Derzeit werden diese Stäube häufig deponiert oder in der Zementindustrie entsorgt, wobei enthaltene Metalle wie Zink und Eisen nicht zurückgewonnen werden.
In der Stahlproduktion fallen zinkhaltige Stäube insbesondere dort an, wo verzinkte Schrotteinsatzstoffe verarbeitet werden. Stäube mit einem Zinkanteil zwischen fünf und 15 Prozent gelten in klassischen Recyclingprozessen als nicht rentabel. Damit gehen potenziell nutzbare Sekundärrohstoffe verloren, obwohl Zink und Eisen grundsätzlich stofflich verwertbar sind.
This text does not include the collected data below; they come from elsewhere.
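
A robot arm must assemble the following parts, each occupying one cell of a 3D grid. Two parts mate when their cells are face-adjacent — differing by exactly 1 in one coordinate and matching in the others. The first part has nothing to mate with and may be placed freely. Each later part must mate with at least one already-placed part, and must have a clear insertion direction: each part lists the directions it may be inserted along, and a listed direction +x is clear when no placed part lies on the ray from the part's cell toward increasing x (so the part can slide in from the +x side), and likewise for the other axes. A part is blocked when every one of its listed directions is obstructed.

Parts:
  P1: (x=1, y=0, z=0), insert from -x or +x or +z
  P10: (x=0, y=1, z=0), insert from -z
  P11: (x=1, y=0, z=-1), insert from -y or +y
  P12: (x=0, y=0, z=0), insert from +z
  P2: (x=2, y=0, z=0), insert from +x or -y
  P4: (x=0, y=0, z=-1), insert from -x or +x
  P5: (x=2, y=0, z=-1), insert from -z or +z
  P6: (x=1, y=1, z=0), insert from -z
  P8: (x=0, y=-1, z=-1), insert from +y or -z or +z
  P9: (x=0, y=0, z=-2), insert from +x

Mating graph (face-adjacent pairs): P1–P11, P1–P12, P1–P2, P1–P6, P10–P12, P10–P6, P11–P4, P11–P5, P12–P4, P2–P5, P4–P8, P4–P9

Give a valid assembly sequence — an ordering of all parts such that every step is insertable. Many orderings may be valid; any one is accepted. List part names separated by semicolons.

P1; P11; P2; P6; P12; P10; P4; P8; P5; P9

1. P1@(1, 0, 0) [-x clear] — {P1}
2. P11@(1, 0, -1) [-y clear] — {P1, P11}
3. P2@(2, 0, 0) [+x clear] — {P1, P11, P2}
4. P6@(1, 1, 0) [-z clear] — {P1, P11, P2, P6}
5. P12@(0, 0, 0) [+z clear] — {P1, P11, P12, P2, P6}
6. P10@(0, 1, 0) [-z clear] — {P1, P10, P11, P12, P2, P6}
7. P4@(0, 0, -1) [-x clear] — {P1, P10, P11, P12, P2, P4, P6}
8. P8@(0, -1, -1) [-z clear] — {P1, P10, P11, P12, P2, P4, P6, P8}
9. P5@(2, 0, -1) [-z clear] — {P1, P10, P11, P12, P2, P4, P5, P6, P8}
10. P9@(0, 0, -2) [+x clear] — {P1, P10, P11, P12, P2, P4, P5, P6, P8, P9}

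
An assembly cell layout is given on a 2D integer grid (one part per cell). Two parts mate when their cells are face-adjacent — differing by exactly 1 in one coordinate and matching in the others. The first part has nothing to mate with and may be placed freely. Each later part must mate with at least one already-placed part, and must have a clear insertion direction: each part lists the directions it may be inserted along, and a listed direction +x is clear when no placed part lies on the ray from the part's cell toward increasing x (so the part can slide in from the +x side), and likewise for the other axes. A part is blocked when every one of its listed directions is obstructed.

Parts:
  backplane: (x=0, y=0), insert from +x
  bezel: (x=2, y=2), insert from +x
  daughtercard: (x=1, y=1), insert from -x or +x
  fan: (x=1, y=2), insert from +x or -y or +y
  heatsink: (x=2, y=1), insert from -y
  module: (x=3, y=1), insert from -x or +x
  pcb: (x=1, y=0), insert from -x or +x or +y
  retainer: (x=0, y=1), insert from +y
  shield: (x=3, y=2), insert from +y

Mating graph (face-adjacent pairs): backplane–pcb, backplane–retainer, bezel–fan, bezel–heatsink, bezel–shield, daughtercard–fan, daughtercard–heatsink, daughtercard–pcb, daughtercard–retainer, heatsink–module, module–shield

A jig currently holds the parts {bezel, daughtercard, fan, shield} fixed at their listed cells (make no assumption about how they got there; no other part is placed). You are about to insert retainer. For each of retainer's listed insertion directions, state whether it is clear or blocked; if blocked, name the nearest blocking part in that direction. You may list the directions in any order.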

Die geplante Anlage soll diese Stoffströme mithilfe eines neu entwickelten chemischen Verfahrens aufbereiten und in den Rohstoffkreislauf zurückführen. Vorgesehen ist die Verarbeitung von rund 60.000 Tonnen zinkhaltiger Reststoffe pro Jahr bei einem durchschnittlichen Zinkgehalt von etwa zwölf Prozent. Aus dem Prozess sollen jährlich rund 5.300 Tonnen hochreines Zinkoxid gewonnen werden, das als Sekundärrohstoff wieder für industrielle Anwendungen zur Verfügung steht. Als Nebenprodukte entstehen Gips und Natriumhydrogensulfit.
Neben der Rückgewinnung von Zinkoxid wird auch eine Reduktion von Treibhausgasemissionen gegenüber der Primärerzeugung erwartet. Bei einer geplanten Jahresproduktion von 5.300 Tonnen Zinkoxid wird eine CO₂-Minderung von rund 13.250 Tonnen pro Jahr angegeben.
Das Vorhaben wird im Rahmen des Umweltinnovationsprogramms des Bundesumweltministeriums gefördert. Nach Angaben des Unternehmens beläuft sich die Förderung auf rund zwei Millionen Euro. Ziel der Förderung ist die erstmalige großtechnische Anwendung der neuen Technologie zur Verwertung zinkhaltiger Stahlwerksstäube und zur Stärkung der Kreislaufwirtschaft in der Stahlindustrie.